Leaving That Place On The 21st,
And Sailing N. By W. Ten Leagues, They Came To A Fair Bay, Which Candish
Named Elizabeth Bay.
Leaving that place on the 22d, they found a good
river two leagues farther on, up which a boat
Was towed for three miles.
The country about this river was pleasant and level, but all the other
land on both sides of the straits was rugged, mountainous, and rocky,
inhabited by a strong and well-made, but very brutish kind of savages,
who are said to have eaten many of the Spaniards, and seemed much
disposed to have feasted also on English flesh; but they failed in their
attempts to circumvent them. Discovering a plot laid by these savages to
entrap him and his men, Candish gave them a volley of musquetry, which
slew several of them, and the rest ran away.

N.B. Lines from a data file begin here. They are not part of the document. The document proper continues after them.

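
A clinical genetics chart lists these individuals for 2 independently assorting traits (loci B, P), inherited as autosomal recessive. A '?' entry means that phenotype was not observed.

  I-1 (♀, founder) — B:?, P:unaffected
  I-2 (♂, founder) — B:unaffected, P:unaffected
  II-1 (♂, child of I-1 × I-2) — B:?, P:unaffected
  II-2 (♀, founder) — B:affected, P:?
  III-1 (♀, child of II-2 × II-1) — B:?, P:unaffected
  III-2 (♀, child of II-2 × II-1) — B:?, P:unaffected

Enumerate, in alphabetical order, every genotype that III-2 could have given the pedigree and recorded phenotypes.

B/I-1 ? ·: BB|Bb|bb
B/I-2 un ·: BB|Bb
B/II-1 ? I-1×I-2: BB|Bb|bb
B/II-2 aff ·: bb
B/III-1 ? II-2×II-1: Bb|bb
B/III-2 ? II-2×II-1: Bb|bb
⇒ B over [I-1,I-2,II-1,II-2,III-1,III-2]: 26 consistent
P/I-1 un ·: PP|Pp
P/I-2 un ·: PP|Pp
P/II-1 un I-1×I-2: PP|Pp
P/II-2 ? ·: PP|Pp|pp
P/III-1 un II-2×II-1: PP|Pp
P/III-2 un II-2×II-1: PP|Pp
⇒ P over [I-1,I-2,II-1,II-2,III-1,III-2]: 51 consistent

III-2 ∈ {Bb PP, Bb Pp, bb PP, bb Pp}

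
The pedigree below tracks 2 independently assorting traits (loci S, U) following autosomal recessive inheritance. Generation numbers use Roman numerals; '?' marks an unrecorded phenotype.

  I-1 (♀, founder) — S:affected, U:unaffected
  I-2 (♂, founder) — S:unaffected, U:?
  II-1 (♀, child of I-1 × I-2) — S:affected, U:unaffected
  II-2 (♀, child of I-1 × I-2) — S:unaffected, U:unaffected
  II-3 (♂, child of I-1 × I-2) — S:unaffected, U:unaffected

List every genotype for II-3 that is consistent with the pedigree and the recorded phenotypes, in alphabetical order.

II-3 ∈ {Ss UU, Ss Uu}

S/I-1 aff ·: ss
S/I-2 un ·: Ss
S/II-1 aff I-1×I-2: ss
S/II-2 un I-1×I-2: Ss
S/II-3 un I-1×I-2: Ss
⇒ S over [I-1,I-2,II-1,II-2,II-3]: 1 consistent
U/I-1 un ·: UU|Uu
U/I-2 ? ·: UU|Uu|uu
U/II-1 un I-1×I-2: UU|Uu
U/II-2 un I-1×I-2: UU|Uu
U/II-3 un I-1×I-2: UU|Uu
⇒ U over [I-1,I-2,II-1,II-2,II-3]: 27 consistent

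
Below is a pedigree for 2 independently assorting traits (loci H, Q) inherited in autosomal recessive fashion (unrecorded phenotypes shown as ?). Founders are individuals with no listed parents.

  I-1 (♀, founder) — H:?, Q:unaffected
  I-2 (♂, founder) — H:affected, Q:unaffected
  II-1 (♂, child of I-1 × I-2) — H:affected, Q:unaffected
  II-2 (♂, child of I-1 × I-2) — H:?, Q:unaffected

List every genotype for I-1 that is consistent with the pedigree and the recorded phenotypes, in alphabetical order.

H/I-1 ? ·: Hh|hh
H/I-2 aff ·: hh
H/II-1 aff I-1×I-2: hh
H/II-2 ? I-1×I-2: Hh|hh
⇒ H over [I-1,I-2,II-1,II-2]: 3 consistent
Q/I-1 un ·: QQ|Qq
Q/I-2 un ·: QQ|Qq
Q/II-1 un I-1×I-2: QQ|Qq
Q/II-2 un I-1×I-2: QQ|Qq
⇒ Q over [I-1,I-2,II-1,II-2]: 13 consistent

I-1 ∈ {Hh QQ, Hh Qq, hh QQ, hh Qq}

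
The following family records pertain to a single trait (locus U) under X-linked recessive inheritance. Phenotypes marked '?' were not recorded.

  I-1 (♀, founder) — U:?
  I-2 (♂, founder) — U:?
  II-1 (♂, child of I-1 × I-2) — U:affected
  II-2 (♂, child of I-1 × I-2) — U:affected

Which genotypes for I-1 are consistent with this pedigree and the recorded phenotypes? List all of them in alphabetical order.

U/I-1 ? ·: X^UX^u|X^uX^u
U/I-2 ? ·: X^UY|X^uY
U/II-1 aff I-1×I-2: X^uY
U/II-2 aff I-1×I-2: X^uY
⇒ U over [I-1,I-2,II-1,II-2]: 4 consistent

I-1 ∈ {X^UX^u, X^uX^u}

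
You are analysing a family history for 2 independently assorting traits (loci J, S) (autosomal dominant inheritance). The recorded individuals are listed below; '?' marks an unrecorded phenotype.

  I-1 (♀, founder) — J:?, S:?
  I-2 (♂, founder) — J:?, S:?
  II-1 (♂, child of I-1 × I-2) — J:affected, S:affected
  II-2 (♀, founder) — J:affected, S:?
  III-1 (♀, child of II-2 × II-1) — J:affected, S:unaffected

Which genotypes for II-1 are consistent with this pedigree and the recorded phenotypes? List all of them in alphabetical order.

II-1 ∈ {JJ Ss, Jj Ss}

J/I-1 ? ·: jj|Jj|JJ
J/I-2 ? ·: jj|Jj|JJ
J/II-1 aff I-1×I-2: Jj|JJ
J/II-2 aff ·: Jj|JJ
J/III-1 aff II-2×II-1: Jj|JJ
⇒ J over [I-1,I-2,II-1,II-2,III-1]: 40 consistent
S/I-1 ? ·: ss|Ss|SS
S/I-2 ? ·: ss|Ss|SS
S/II-1 aff I-1×I-2: Ss
S/II-2 ? ·: ss|Ss
S/III-1 un II-2×II-1: ss
⇒ S over [I-1,I-2,II-1,II-2,III-1]: 14 consistent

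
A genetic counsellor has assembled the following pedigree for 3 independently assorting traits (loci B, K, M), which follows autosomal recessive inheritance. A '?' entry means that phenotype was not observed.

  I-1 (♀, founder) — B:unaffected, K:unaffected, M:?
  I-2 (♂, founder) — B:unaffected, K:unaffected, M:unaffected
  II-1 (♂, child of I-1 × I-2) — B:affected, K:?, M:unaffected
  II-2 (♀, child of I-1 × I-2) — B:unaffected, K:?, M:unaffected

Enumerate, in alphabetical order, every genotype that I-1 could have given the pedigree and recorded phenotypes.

B/I-1 un ·: Bb
B/I-2 un ·: Bb
B/II-1 aff I-1×I-2: bb
B/II-2 un I-1×I-2: BB|Bb
⇒ B over [I-1,I-2,II-1,II-2]: 2 consistent
K/I-1 un ·: KK|Kk
K/I-2 un ·: KK|Kk
K/II-1 ? I-1×I-2: KK|Kk|kk
K/II-2 ? I-1×I-2: KK|Kk|kk
⇒ K over [I-1,I-2,II-1,II-2]: 18 consistent
M/I-1 ? ·: MM|Mm|mm
M/I-2 un ·: MM|Mm
M/II-1 un I-1×I-2: MM|Mm
M/II-2 un I-1×I-2: MM|Mm
⇒ M over [I-1,I-2,II-1,II-2]: 15 consistent

I-1 ∈ {Bb KK MM, Bb KK Mm, Bb KK mm, Bb Kk MM, Bb Kk Mm, Bb Kk mm}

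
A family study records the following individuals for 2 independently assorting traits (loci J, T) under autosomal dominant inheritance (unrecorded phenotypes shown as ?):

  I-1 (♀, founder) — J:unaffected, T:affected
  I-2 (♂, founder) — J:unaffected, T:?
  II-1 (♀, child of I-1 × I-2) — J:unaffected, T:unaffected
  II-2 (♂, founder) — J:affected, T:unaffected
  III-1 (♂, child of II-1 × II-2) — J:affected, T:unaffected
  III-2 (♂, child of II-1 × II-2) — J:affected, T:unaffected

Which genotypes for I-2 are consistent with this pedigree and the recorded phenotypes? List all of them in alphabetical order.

J/I-1 un ·: jj
J/I-2 un ·: jj
J/II-1 un I-1×I-2: jj
J/II-2 aff ·: Jj|JJ
J/III-1 aff II-1×II-2: Jj
J/III-2 aff II-1×II-2: Jj
⇒ J over [I-1,I-2,II-1,II-2,III-1,III-2]: 2 consistent
T/I-1 aff ·: Tt
T/I-2 ? ·: tt|Tt
T/II-1 un I-1×I-2: tt
T/II-2 un ·: tt
T/III-1 un II-1×II-2: tt
T/III-2 un II-1×II-2: tt
⇒ T over [I-1,I-2,II-1,II-2,III-1,III-2]: 2 consistent

I-2 ∈ {jj Tt, jj tt}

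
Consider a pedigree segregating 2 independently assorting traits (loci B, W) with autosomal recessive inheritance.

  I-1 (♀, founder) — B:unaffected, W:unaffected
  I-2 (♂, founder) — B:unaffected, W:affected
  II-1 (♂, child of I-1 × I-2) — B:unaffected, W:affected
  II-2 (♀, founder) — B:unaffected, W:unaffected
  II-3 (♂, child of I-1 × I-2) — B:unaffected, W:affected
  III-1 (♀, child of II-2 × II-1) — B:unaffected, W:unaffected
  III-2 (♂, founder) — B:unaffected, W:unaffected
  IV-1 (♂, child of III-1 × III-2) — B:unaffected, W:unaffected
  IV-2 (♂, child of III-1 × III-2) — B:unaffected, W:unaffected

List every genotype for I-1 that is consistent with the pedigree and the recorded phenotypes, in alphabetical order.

B/I-1 un ·: BB|Bb
B/I-2 un ·: BB|Bb
B/II-1 un I-1×I-2: BB|Bb
B/II-2 un ·: BB|Bb
B/II-3 un I-1×I-2: BB|Bb
B/III-1 un II-2×II-1: BB|Bb
B/III-2 un ·: BB|Bb
B/IV-1 un III-1×III-2: BB|Bb
B/IV-2 un III-1×III-2: BB|Bb
⇒ B over [I-1,I-2,II-1,II-2,II-3,III-1,III-2,IV-1,IV-2]: 282 consistent
W/I-1 un ·: Ww
W/I-2 aff ·: ww
W/II-1 aff I-1×I-2: ww
W/II-2 un ·: WW|Ww
W/II-3 aff I-1×I-2: ww
W/III-1 un II-2×II-1: Ww
W/III-2 un ·: WW|Ww
W/IV-1 un III-1×III-2: WW|Ww
W/IV-2 un III-1×III-2: WW|Ww
⇒ W over [I-1,I-2,II-1,II-2,II-3,III-1,III-2,IV-1,IV-2]: 16 consistent

I-1 ∈ {BB Ww, Bb Ww}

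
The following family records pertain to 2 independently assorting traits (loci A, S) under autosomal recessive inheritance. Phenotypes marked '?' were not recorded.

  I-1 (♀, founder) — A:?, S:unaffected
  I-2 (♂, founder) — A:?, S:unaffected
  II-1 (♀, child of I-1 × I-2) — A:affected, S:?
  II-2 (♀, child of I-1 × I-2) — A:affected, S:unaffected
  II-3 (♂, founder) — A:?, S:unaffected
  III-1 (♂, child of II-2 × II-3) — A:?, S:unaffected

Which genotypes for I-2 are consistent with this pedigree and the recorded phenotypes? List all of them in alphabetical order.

A/I-1 ? ·: Aa|aa
A/I-2 ? ·: Aa|aa
A/II-1 aff I-1×I-2: aa
A/II-2 aff I-1×I-2: aa
A/II-3 ? ·: AA|Aa|aa
A/III-1 ? II-2×II-3: Aa|aa
⇒ A over [I-1,I-2,II-1,II-2,II-3,III-1]: 16 consistent
S/I-1 un ·: SS|Ss
S/I-2 un ·: SS|Ss
S/II-1 ? I-1×I-2: SS|Ss|ss
S/II-2 un I-1×I-2: SS|Ss
S/II-3 un ·: SS|Ss
S/III-1 un II-2×II-3: SS|Ss
⇒ S over [I-1,I-2,II-1,II-2,II-3,III-1]: 52 consistent

I-2 ∈ {Aa SS, Aa Ss, aa SS, aa Ss}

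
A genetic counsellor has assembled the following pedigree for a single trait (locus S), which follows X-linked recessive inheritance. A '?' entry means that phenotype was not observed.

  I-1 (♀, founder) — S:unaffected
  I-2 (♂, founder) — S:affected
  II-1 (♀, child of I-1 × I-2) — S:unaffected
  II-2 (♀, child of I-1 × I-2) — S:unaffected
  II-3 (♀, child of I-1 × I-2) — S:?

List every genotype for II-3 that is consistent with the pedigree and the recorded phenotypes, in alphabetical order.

S/I-1 un ·: X^SX^S|X^SX^s
S/I-2 aff ·: X^sY
S/II-1 un I-1×I-2: X^SX^s
S/II-2 un I-1×I-2: X^SX^s
S/II-3 ? I-1×I-2: X^SX^s|X^sX^s
⇒ S over [I-1,I-2,II-1,II-2,II-3]: 3 consistent

II-3 ∈ {X^SX^s, X^sX^s}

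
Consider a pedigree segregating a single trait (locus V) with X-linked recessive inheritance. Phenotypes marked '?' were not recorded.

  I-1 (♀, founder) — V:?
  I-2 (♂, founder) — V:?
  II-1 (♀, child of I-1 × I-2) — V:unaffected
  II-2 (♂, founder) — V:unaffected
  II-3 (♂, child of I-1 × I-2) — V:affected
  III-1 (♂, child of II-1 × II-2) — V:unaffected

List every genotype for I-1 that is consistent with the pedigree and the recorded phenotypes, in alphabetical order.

V/I-1 ? ·: X^VX^v|X^vX^v
V/I-2 ? ·: X^VY|X^vY
V/II-1 un I-1×I-2: X^VX^V|X^VX^v
V/II-2 un ·: X^VY
V/II-3 aff I-1×I-2: X^vY
V/III-1 un II-1×II-2: X^VY
⇒ V over [I-1,I-2,II-1,II-2,II-3,III-1]: 4 consistent

I-1 ∈ {X^VX^v, X^vX^v}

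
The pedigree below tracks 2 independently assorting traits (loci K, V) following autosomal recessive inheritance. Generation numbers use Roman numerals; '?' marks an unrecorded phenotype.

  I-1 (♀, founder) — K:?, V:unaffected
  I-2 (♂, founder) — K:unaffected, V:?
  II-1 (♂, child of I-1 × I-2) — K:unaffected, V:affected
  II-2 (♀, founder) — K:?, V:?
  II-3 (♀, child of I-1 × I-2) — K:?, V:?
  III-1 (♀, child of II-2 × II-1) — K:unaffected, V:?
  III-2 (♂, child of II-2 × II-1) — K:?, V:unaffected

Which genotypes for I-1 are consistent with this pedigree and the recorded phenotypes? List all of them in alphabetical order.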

Leaving this river, they sailed two leagues farther, to an inlet named
St Jerome's channel; whence, proceeding three or four leagues W. they
came to a cape to the northward, whence the course to the western
entrance of the straits is N.W. and N.W. by W. for about thirty-four
leagues; so that the entire length of these straits is ninety leagues.
This western entrance is in lat. 52 deg. 40' S. nearly under the same
parallel with the eastern mouth. In consequence of storms and excessive
rains, they were forced to remain in a harbour near this western mouth
of the straits till the 23d of February.